Post harvest losses (PHLs) pose significant challenges to food security and farmers' livelihoods. Within the complex supply chain, truck transportation emerges as a primary contributor to these losses. This study introduces a decoupled methodology, combining process mining and data mining, to predict and mitigate PHL. It is achieved by combining insights from process mining and advanced data mining techniques. By leveraging transportation logistics, environmental conditions and other relevant environmental and operational factors, this work aims to provide actionable insights for reducing waste and enhancing the efficiency of the post-harvest supply chain.
This study introduces a novel framework for PHL prediction utilizing decoupled methodologies that integrate process mining and data mining. We leverage transportation data from our self-developed Raw Material Tracking (RMT) mobile application and environmental information. Initially, process mining refines noisy transportation data from our Raw Material Tracking (RMT) mobile application to extract process-aware features. Subsequently, these refined features feed into a stack ensemble classification model for PHL prediction. We utilize self-supervised clustering to determine optimal high/low loss thresholds. Following the prediction, association rule mining identifies key patterns linked to these high/low loss outcomes. This modular design that integrates process insights with predictive and pattern analysis underpins our decoupled approach.
The analysis result yielded several critical insights into PHL. First, important feature analysis clearly identified the most influential attributes for PHL prediction. We validated our clustering results by experimenting with various loss thresholds to determine the optimal cutoff point for distinguishing high from low losses. In addition, through associative pattern analysis, we uncover that environmental factors such as temperature and humidity, combined with transportation-related data, are key determinants of PHL. These findings offer actionable insights into the precise conditions and process elements contributing to PHL.
The current analysis is geographically constrained to a single city, that is Surabaya. It is necessary to provide broader validation across diverse settings to enhance generalizability. Furthermore, reliance on city-level local weather data limits micro-level accuracy along truck routes; thus, future work should integrate more granular, route-specific meteorological data. Additionally, incorporating more relevant features, such as product characteristics and other operational aspects, is essential to understand their influence on PHL and further refine prediction accuracy.
The advantage of our decoupled methodology lies in its ability to isolate and optimize distinct analytical steps from process data refinement to predictive modeling and pattern discovery. This modularity allows for robust insights that would be challenging to achieve with monolithic approaches. By utilizing this framework, stakeholders can make more informed decisions regarding storage conditions and delivery schedules that lead to a significant reduction in PHL, improved supply chain efficiency and enhanced profitability.

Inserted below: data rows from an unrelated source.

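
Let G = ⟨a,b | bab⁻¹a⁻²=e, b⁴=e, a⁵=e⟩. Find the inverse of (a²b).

The order of (a²b) is 4 (smallest k with (a²b)ᵏ = e), so (a²b)⁻¹ = (a²b)³ = a⁴b³.
Check: (a²b) · (a⁴b³) → (a²b) · a⁴ = b;   b · b³ = e, giving e as required.

Answer: a⁴b³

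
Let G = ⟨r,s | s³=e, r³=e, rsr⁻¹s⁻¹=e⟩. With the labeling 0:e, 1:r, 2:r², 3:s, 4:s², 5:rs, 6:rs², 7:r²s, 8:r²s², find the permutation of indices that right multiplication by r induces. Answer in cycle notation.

(0 1 2)(3 5 7)(4 6 8)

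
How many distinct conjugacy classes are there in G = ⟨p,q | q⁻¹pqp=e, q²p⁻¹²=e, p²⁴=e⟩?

The conjugacy classes (representative and size) are:
  [e] (size 1), [p] (size 2), [p²] (size 2), [p³] (size 2), [p⁴] (size 2), [p⁵] (size 2), [p¹⁸] (size 2), [p⁷] (size 2), [p¹⁶] (size 2), [p¹⁵] (size 2), [p¹⁴] (size 2), [p¹³] (size 2), [p¹²] (size 1), [p⁶q] (size 12), [p⁵q⁻¹] (size 12).
Class equation: 1 + 2 + 2 + 2 + 2 + 2 + 2 + 2 + 2 + 2 + 2 + 2 + 1 + 12 + 12 = 48 = |G|. So G has 15 conjugacy classes.

Answer: 15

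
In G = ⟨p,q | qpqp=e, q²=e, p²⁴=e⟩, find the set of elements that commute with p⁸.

⟨p⁸⟩ ⊆ C_G(p⁸) since powers of p⁸ commute with p⁸; so |C_G(p⁸)| ≥ |⟨p⁸⟩| = 3.
By orbit–stabilizer, |C_G(p⁸)| = |G| / |conj. class of p⁸| = 48 / 2 = 24.
The 24 elements commuting with p⁸ are {e, p, p², p³, p⁴, p⁵, p⁶, p⁷, p⁸, p⁹, p¹⁰, p¹¹, p¹², p¹³, p¹⁴, p¹⁵, p¹⁶, p¹⁷, p¹⁸, p¹⁹, p²⁰, p²¹, p²², p²³}.

Answer: {e, p, p², p³, p⁴, p⁵, p⁶, p⁷, p⁸, p⁹, p¹⁰, p¹¹, p¹², p¹³, p¹⁴, p¹⁵, p¹⁶, p¹⁷, p¹⁸, p¹⁹, p²⁰, p²¹, p²², p²³}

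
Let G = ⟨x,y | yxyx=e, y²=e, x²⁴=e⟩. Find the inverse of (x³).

The order of (x³) is 8 (smallest k with (x³)ᵏ = e), so (x³)⁻¹ = (x³)⁷ = x²¹.
Check: (x³) · (x²¹) → (x³) · x²¹ = e, giving e as required.

Answer: x²¹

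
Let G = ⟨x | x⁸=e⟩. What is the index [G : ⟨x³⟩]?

First find ord(x³) by computing successive powers:
  (x³)¹ = x³, (x³)² = x⁶, (x³)³ = x, (x³)⁴ = x⁴, (x³)⁵ = x⁷, (x³)⁶ = x², (x³)⁷ = x⁵, (x³)⁸ = e.
So |⟨x³⟩| = ord(x³) = 8. With |G| = 8, by Lagrange [G : ⟨x³⟩] = 8/8 = 1.

Answer: 1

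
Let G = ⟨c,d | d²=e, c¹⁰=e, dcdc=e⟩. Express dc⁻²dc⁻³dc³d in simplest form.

Multiply left to right, reducing at each step:
  d · c⁻² = c²d
  (c²d) · d = c²
  (c²) · c⁻³ = c⁹
  (c⁹) · d = c⁹d
  (c⁹d) · c³ = c⁶d
  (c⁶d) · d = c⁶

Answer: c⁶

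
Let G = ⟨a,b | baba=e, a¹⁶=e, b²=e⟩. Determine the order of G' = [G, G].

G' = [G, G] is generated by all commutators. The generator-pair commutators are: [a, b] = a².
The subgroup they normally generate is {e, a², a⁴, a⁶, a⁸, a¹⁰, a¹², a¹⁴}, of order 8.
Check: |G/G'| = 32/8 = 4 is the order of the abelianisation.

Answer: 8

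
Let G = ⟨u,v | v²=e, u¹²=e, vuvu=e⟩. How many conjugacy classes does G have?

The conjugacy classes (representative and size) are:
  [e] (size 1), [u¹¹] (size 2), [u²] (size 2), [u⁹] (size 2), [u⁴] (size 2), [u⁵] (size 2), [u⁶] (size 1), [v] (size 6), [uv] (size 6).
Class equation: 1 + 2 + 2 + 2 + 2 + 2 + 1 + 6 + 6 = 24 = |G|. So G has 9 conjugacy classes.

Answer: 9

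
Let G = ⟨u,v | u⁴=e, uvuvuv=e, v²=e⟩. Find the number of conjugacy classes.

The conjugacy classes (representative and size) are:
  [e] (size 1), [u³] (size 6), [u²vu²v] (size 3), [uvu³] (size 6), [vu³] (size 8).
Class equation: 1 + 6 + 3 + 6 + 8 = 24 = |G|. So G has 5 conjugacy classes.

Answer: 5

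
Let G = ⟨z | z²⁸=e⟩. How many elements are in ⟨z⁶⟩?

|⟨z⁶⟩| equals the order of z⁶. Compute successive powers until reaching e:
  (z⁶)¹ = z⁶, (z⁶)² = z¹², (z⁶)³ = z¹⁸, (z⁶)⁴ = z²⁴, (z⁶)⁵ = z², (z⁶)⁶ = z⁸, (z⁶)⁷ = z¹⁴, (z⁶)⁸ = z²⁰, (z⁶)⁹ = z²⁶, (z⁶)¹⁰ = z⁴, (z⁶)¹¹ = z¹⁰, (z⁶)¹² = z¹⁶, (z⁶)¹³ = z²², (z⁶)¹⁴ = e.
The smallest positive k with (z⁶)ᵏ = e is 14, so |⟨z⁶⟩| = 14.

Answer: 14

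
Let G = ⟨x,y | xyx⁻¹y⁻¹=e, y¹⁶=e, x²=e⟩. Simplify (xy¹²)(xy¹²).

Compute (xy¹²) · (xy¹²) by multiplying left to right and reducing via the relations at each step:
  (xy¹²) · x = y¹²
  (y¹²) · y¹² = y⁸

Answer: y⁸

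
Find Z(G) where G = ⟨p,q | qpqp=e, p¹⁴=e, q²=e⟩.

An element z ∈ Z(G) iff z commutes with every generator.
For example p⁷ is central: (p⁷)·p = p⁸ = p·(p⁷); (p⁷)·q = p⁷q = q·(p⁷).
Whereas p ∉ Z(G) since p·q = pq ≠ p¹³q = q·p.
Checking each of the 28 elements this way gives Z(G) = {e, p⁷}, of order 2.

Answer: {e, p⁷}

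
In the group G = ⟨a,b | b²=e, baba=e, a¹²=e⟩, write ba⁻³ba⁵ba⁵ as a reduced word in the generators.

Multiply left to right, reducing at each step:
  b · a⁻³ = a³b
  (a³b) · b = a³
  (a³) · a⁵ = a⁸
  (a⁸) · b = a⁸b
  (a⁸b) · a⁵ = a³b

Answer: a³b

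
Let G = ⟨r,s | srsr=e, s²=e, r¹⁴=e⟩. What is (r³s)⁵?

Compute successive powers of (r³s), reducing at each step:
  (r³s)²: (r³s) · r³ = s;   s · s = e
  (r³s)³: e · r³ = r³;   (r³) · s = r³s
  (r³s)⁴: (r³s) · r³ = s;   s · s = e
  (r³s)⁵: e · r³ = r³;   (r³) · s = r³s

Answer: r³s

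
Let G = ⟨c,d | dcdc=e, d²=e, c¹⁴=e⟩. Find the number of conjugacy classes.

The conjugacy classes (representative and size) are:
  [e] (size 1), [c¹³] (size 2), [c²] (size 2), [c³] (size 2), [c¹⁰] (size 2), [c⁵] (size 2), [c⁸] (size 2), [c⁷] (size 1), [c⁶d] (size 7), [c⁹d] (size 7).
Class equation: 1 + 2 + 2 + 2 + 2 + 2 + 2 + 1 + 7 + 7 = 28 = |G|. So G has 10 conjugacy classes.

Answer: 10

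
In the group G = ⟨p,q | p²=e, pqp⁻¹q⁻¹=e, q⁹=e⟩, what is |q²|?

Compute successive powers until reaching e:
  (q²)¹ = q², (q²)² = q⁴, (q²)³ = q⁶, (q²)⁴ = q⁸, (q²)⁵ = q, (q²)⁶ = q³, (q²)⁷ = q⁵, (q²)⁸ = q⁷, (q²)⁹ = e.
The smallest positive k with (q²)ᵏ = e is 9.

Answer: 9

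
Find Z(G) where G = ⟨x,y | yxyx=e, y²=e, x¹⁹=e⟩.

An element z ∈ Z(G) iff z commutes with every generator.
For example e is central: e·x = x = x·e; e·y = y = y·e.
Whereas x ∉ Z(G) since x·y = xy ≠ x¹⁸y = y·x.
Checking each of the 38 elements this way gives Z(G) = {e}, of order 1.

Answer: {e}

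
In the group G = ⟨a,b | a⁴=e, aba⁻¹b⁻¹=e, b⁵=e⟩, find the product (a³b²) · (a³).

Compute (a³b²) · (a³) by multiplying left to right and reducing via the relations at each step:
  (a³b²) · a³ = a²b²

Answer: a²b²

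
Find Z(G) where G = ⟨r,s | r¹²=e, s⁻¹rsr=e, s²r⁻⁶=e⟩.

An element z ∈ Z(G) iff z commutes with every generator.
For example r⁶ is central: (r⁶)·r = r⁷ = r·(r⁶); (r⁶)·s = s⁻¹ = s·(r⁶).
Whereas r ∉ Z(G) since r·s = rs ≠ r⁵s⁻¹ = s·r.
Checking each of the 24 elements this way gives Z(G) = {e, r⁶}, of order 2.

Answer: {e, r⁶}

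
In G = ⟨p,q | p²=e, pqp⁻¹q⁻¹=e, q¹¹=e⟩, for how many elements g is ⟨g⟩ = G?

G is cyclic of order 22. An element generates G iff its order is 22, and a cyclic group of order 22 has exactly φ(22) = 10 such elements.

Answer: 10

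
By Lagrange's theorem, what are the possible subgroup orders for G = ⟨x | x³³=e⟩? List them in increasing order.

|G| = 33 = 3 · 11. By Lagrange's theorem the order of any subgroup divides 33; the divisors of 33 are 1, 3, 11, 33.

Answer: 1, 3, 11, 33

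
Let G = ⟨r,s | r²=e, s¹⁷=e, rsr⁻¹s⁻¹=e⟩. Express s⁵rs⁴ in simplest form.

Multiply left to right, reducing at each step:
  (s⁵) · r = rs⁵
  (rs⁵) · s⁴ = rs⁹

Answer: rs⁹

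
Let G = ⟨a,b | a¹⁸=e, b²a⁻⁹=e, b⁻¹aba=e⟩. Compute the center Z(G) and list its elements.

An element z ∈ Z(G) iff z commutes with every generator.
For example a⁹ is central: (a⁹)·a = a¹⁰ = a·(a⁹); (a⁹)·b = b⁻¹ = b·(a⁹).
Whereas a ∉ Z(G) since a·b = ab ≠ a⁸b⁻¹ = b·a.
Checking each of the 36 elements this way gives Z(G) = {e, a⁹}, of order 2.

Answer: {e, a⁹}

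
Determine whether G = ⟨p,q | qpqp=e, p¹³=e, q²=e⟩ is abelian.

p·q = pq but q·p = p¹²q, so p·q ≠ q·p and G is not abelian.

Answer: No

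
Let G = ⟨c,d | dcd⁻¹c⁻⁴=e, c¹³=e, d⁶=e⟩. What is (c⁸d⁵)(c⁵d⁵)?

Compute (c⁸d⁵) · (c⁵d⁵) by multiplying left to right and reducing via the relations at each step:
  (c⁸d⁵) · c⁵ = c⁶d⁵
  (c⁶d⁵) · d⁵ = c⁶d⁴

Answer: c⁶d⁴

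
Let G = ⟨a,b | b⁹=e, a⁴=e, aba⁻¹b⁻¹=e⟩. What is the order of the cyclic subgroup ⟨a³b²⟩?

|⟨a³b²⟩| equals the order of a³b². Compute successive powers until reaching e:
  (a³b²)¹ = a³b², (a³b²)² = a²b⁴, (a³b²)³ = ab⁶, (a³b²)⁴ = b⁸, (a³b²)⁵ = a³b, (a³b²)⁶ = a²b³, (a³b²)⁷ = ab⁵, (a³b²)⁸ = b⁷, (a³b²)⁹ = a³, (a³b²)¹⁰ = a²b², (a³b²)¹¹ = ab⁴, (a³b²)¹² = b⁶, (a³b²)¹³ = a³b⁸, (a³b²)¹⁴ = a²b, (a³b²)¹⁵ = ab³, (a³b²)¹⁶ = b⁵, (a³b²)¹⁷ = a³b⁷, (a³b²)¹⁸ = a², (a³b²)¹⁹ = ab², (a³b²)²⁰ = b⁴, (a³b²)²¹ = a³b⁶, (a³b²)²² = a²b⁸, (a³b²)²³ = ab, (a³b²)²⁴ = b³, (a³b²)²⁵ = a³b⁵, (a³b²)²⁶ = a²b⁷, (a³b²)²⁷ = a, (a³b²)²⁸ = b², (a³b²)²⁹ = a³b⁴, (a³b²)³⁰ = a²b⁶, (a³b²)³¹ = ab⁸, (a³b²)³² = b, (a³b²)³³ = a³b³, (a³b²)³⁴ = a²b⁵, (a³b²)³⁵ = ab⁷, (a³b²)³⁶ = e.
The smallest positive k with (a³b²)ᵏ = e is 36, so |⟨a³b²⟩| = 36.

Answer: 36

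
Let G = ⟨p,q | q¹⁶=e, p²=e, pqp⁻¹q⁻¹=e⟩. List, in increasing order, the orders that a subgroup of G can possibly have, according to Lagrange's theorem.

|G| = 32 = 2⁵. By Lagrange's theorem the order of any subgroup divides 32; the divisors of 32 are 1, 2, 4, 8, 16, 32.

Answer: 1, 2, 4, 8, 16, 32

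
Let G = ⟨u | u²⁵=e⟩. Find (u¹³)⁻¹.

The order of (u¹³) is 25 (smallest k with (u¹³)ᵏ = e), so (u¹³)⁻¹ = (u¹³)²⁴ = u¹².
Check: (u¹³) · (u¹²) → (u¹³) · u¹² = e, giving e as required.

Answer: u¹²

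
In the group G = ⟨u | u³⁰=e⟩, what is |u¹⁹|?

Compute successive powers until reaching e:
  (u¹⁹)¹ = u¹⁹, (u¹⁹)² = u⁸, (u¹⁹)³ = u²⁷, (u¹⁹)⁴ = u¹⁶, (u¹⁹)⁵ = u⁵, (u¹⁹)⁶ = u²⁴, (u¹⁹)⁷ = u¹³, (u¹⁹)⁸ = u², (u¹⁹)⁹ = u²¹, (u¹⁹)¹⁰ = u¹⁰, (u¹⁹)¹¹ = u²⁹, (u¹⁹)¹² = u¹⁸, (u¹⁹)¹³ = u⁷, (u¹⁹)¹⁴ = u²⁶, (u¹⁹)¹⁵ = u¹⁵, (u¹⁹)¹⁶ = u⁴, (u¹⁹)¹⁷ = u²³, (u¹⁹)¹⁸ = u¹², (u¹⁹)¹⁹ = u, (u¹⁹)²⁰ = u²⁰, (u¹⁹)²¹ = u⁹, (u¹⁹)²² = u²⁸, (u¹⁹)²³ = u¹⁷, (u¹⁹)²⁴ = u⁶, (u¹⁹)²⁵ = u²⁵, (u¹⁹)²⁶ = u¹⁴, (u¹⁹)²⁷ = u³, (u¹⁹)²⁸ = u²², (u¹⁹)²⁹ = u¹¹, (u¹⁹)³⁰ = e.
The smallest positive k with (u¹⁹)ᵏ = e is 30.

Answer: 30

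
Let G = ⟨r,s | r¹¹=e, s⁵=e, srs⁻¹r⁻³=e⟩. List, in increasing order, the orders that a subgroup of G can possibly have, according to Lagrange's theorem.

|G| = 55 = 5 · 11. By Lagrange's theorem the order of any subgroup divides 55; the divisors of 55 are 1, 5, 11, 55.

Answer: 1, 5, 11, 55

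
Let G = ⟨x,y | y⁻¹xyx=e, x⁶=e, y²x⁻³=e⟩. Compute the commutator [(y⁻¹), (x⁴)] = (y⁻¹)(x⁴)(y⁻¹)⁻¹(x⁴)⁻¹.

[(y⁻¹), (x⁴)] = (y⁻¹)·(x⁴)·(y⁻¹)⁻¹·(x⁴)⁻¹.
  (y⁻¹) · (x⁴) = x²y⁻¹
  (x²y⁻¹) · y = x²
  (x²) · (x²) = x⁴

Answer: x⁴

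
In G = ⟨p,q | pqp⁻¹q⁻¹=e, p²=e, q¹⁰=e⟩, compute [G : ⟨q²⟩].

First find ord(q²) by computing successive powers:
  (q²)¹ = q², (q²)² = q⁴, (q²)³ = q⁶, (q²)⁴ = q⁸, (q²)⁵ = e.
So |⟨q²⟩| = ord(q²) = 5. With |G| = 20, by Lagrange [G : ⟨q²⟩] = 20/5 = 4.

Answer: 4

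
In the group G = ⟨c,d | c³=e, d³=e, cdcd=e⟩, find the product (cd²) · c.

Compute (cd²) · c by multiplying left to right and reducing via the relations at each step:
  (cd²) · c = cd²c

Answer: cd²c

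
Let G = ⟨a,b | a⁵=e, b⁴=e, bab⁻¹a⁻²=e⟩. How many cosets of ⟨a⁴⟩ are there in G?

First find ord(a⁴) by computing successive powers:
  (a⁴)¹ = a⁴, (a⁴)² = a³, (a⁴)³ = a², (a⁴)⁴ = a, (a⁴)⁵ = e.
So |⟨a⁴⟩| = ord(a⁴) = 5. With |G| = 20, by Lagrange [G : ⟨a⁴⟩] = 20/5 = 4.

Answer: 4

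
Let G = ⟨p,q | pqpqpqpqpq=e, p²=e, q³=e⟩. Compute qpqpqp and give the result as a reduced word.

Multiply left to right, reducing at each step:
  q · p = qp
  (qp) · q = qpq
  (qpq) · p = qpqp
  (qpqp) · q = pq²pq²p
  (pq²pq²p) · p = pq²pq²

Answer: pq²pq²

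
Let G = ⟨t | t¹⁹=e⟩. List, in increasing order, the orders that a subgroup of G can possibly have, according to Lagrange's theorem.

|G| = 19 = 19. By Lagrange's theorem the order of any subgroup divides 19; the divisors of 19 are 1, 19.

Answer: 1, 19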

This study advances PHL prediction by introducing a novel data-driven framework. Unlike prior research works that predominantly rely on static tabular datasets, this study incorporates both sequential data and tabular data within a robust machine learning pipeline. This dual data integration, particularly leveraging process-aware sequential insights, enhances predictive accuracy and offers a better understanding of loss factors. Furthermore, our methodology is highlighted by its ability to equip practitioners with reliable, data-derived loss thresholds to enable more precise loss classification and targeted mitigation strategies.